Меня хватило на пару месяцев и уже в конце октября, утыкаясь в собственные колени, чтобы сдержать очередные слёзы, я понял в первом классе, что хочу исчезнуть. Для детей моего возраста это ужасная мысль.
Как и в любые другие годы.
И я быстро понял, что это надо держать в тайне, как и кое-что ещё… У меня появился хоть какой-то свой секрет! Не семейный… Который грел мою душу в самые холодные моменты бытия. Я утешал себя, когда на меня кричали дома, издевались в школе и с неприязнью смотрели прохожие, что в любой момент могу всё закончить.
Или мне всё казалось?
Тревога сковывала меня, а мысли путались всё сильнее и чаще.
Безликие окружали меня…
Безликими я называл людей вокруг и не преувеличивал.
Если бы я ещё в детстве знал, что у меня прозопагнозия, то наверняка бы мне жилось хоть капельку легче с осознанием, что это заболевание. Как и алкогольная зависимость…
Я никогда не видел лиц людей, и эмоции приходилось додумывать самому. Не знаю почему, но я всегда слышал в интонациях раздражение, агрессию или насмешку, а не что-то положительное.

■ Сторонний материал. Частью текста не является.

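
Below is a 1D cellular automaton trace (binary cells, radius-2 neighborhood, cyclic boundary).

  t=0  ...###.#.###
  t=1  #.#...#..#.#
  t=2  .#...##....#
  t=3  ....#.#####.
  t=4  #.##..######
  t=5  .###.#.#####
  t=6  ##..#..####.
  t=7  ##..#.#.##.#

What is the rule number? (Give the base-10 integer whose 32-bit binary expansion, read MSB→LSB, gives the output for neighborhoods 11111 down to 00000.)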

Казалось, весь мир против меня.
Ведь что может быть веселее, чем издеваться над человеком, который не видит твоего лица?
В коридоре висела фотография не с моим лицом, но я настолько боялся насмешек, что был уверен – высмеивают меня.

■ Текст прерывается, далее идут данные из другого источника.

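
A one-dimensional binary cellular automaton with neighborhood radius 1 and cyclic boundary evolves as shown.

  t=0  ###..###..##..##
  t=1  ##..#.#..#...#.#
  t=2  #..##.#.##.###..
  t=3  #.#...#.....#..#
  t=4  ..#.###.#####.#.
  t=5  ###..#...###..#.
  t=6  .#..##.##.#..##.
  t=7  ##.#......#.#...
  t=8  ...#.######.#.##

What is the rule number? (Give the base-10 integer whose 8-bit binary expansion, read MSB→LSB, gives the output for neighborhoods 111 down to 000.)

135

  ###|#  b7=1 t=0,i=0
  ##.|.  b6=0 t=0,i=2
  #.#|.  b5=0 t=1,i=5
  #..|.  b4=0 t=0,i=3
  .##|.  b3=0 t=0,i=5
  .#.|#  b2=1 t=1,i=4
  ..#|#  b1=1 t=0,i=4
  ...|#  b0=1 t=1,i=11
  bits 10000111 = 135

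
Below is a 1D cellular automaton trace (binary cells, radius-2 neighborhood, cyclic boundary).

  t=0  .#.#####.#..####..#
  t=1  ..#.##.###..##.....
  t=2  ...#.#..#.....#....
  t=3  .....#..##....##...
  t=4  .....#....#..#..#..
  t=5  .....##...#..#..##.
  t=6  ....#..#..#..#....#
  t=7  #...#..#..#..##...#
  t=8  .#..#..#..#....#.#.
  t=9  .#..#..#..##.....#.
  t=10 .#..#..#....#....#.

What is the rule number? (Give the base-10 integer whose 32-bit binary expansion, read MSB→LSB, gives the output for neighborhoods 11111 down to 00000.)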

Мне казалось, что я солдат на поле боя без врагов.
– Руслан, ну улыбнись, – донёсся до меня девчачий голос с соседнего ряда, когда я черкал в тетради карандашом, вдавливая лист в парту.

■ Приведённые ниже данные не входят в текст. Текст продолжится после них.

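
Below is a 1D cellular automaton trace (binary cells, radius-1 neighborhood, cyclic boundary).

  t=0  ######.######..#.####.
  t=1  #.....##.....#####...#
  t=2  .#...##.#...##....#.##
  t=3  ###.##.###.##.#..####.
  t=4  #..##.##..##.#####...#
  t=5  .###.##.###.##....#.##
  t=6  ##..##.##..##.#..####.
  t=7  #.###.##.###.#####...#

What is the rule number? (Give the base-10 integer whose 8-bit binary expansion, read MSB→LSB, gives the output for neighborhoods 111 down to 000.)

  ###|.  b7=0 t=0,i=1
  ##.|.  b6=0 t=0,i=5
  #.#|#  b5=1 t=0,i=6
  #..|#  b4=1 t=0,i=13
  .##|#  b3=1 t=0,i=0
  .#.|#  b2=1 t=0,i=15
  ..#|#  b1=1 t=0,i=14
  ...|.  b0=0 t=1,i=2
  bits 00111110 = 62

62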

Я вздрогнул, очнувшись от мыслей. Полинка.
Она всегда просила меня улыбнуться, видя моё кислое лицо. А вот я её лица не видел. Только блузку, белые рукава и темную юбку. Не поднимая головы, я шумно вздохнул и нахмурился, испытывая раздражение от подобных просьб. Полинка и сама вечно говорила с уставшей интонацией, будто приходит в школу после тяжелой работы, а просит других улыбнуться. Бред.
Класс шумел, кто-то ходил между рядами, кто-то спорил и смеялся, а я держался стороной от одноклассников, хоть и сидел на среднем ряду прямо посреди помещения.
Наконец прозвенел звонок.
Я бросил карандаш на стол и сложил руки на груди, откидываясь на спинку жёсткого стула. И как у детей моего возраста может быть постоянная усталость? От чего? Полинка была таким примером.
Из-за поднявшегося вопроса травли в школе, я впервые попал к психологу. Мои тесты показали повышенную тревогу и ту самую усталость.
В двенадцать-то лет.
По наивности я признался женщине в очках, от которой я чувствовал строгий взгляд, что мне трудно справляться с учебой и я не вижу лица людей.
– Это не делает тебя особенным, – после долгой паузы проговорила психолог, записывая что-то в журнал, и затем я ощутил на себе её взгляд. – Это делает тебя больным. Ты хочешь быть больным?
Никто не хочет быть больным.
На меня снова навалились тревожные мысли и я замер, пока психолог ждала от меня хоть какой-то реакции.
– Болезнь либо есть, либо её нет, – голос, кажется, прозвучал мягче.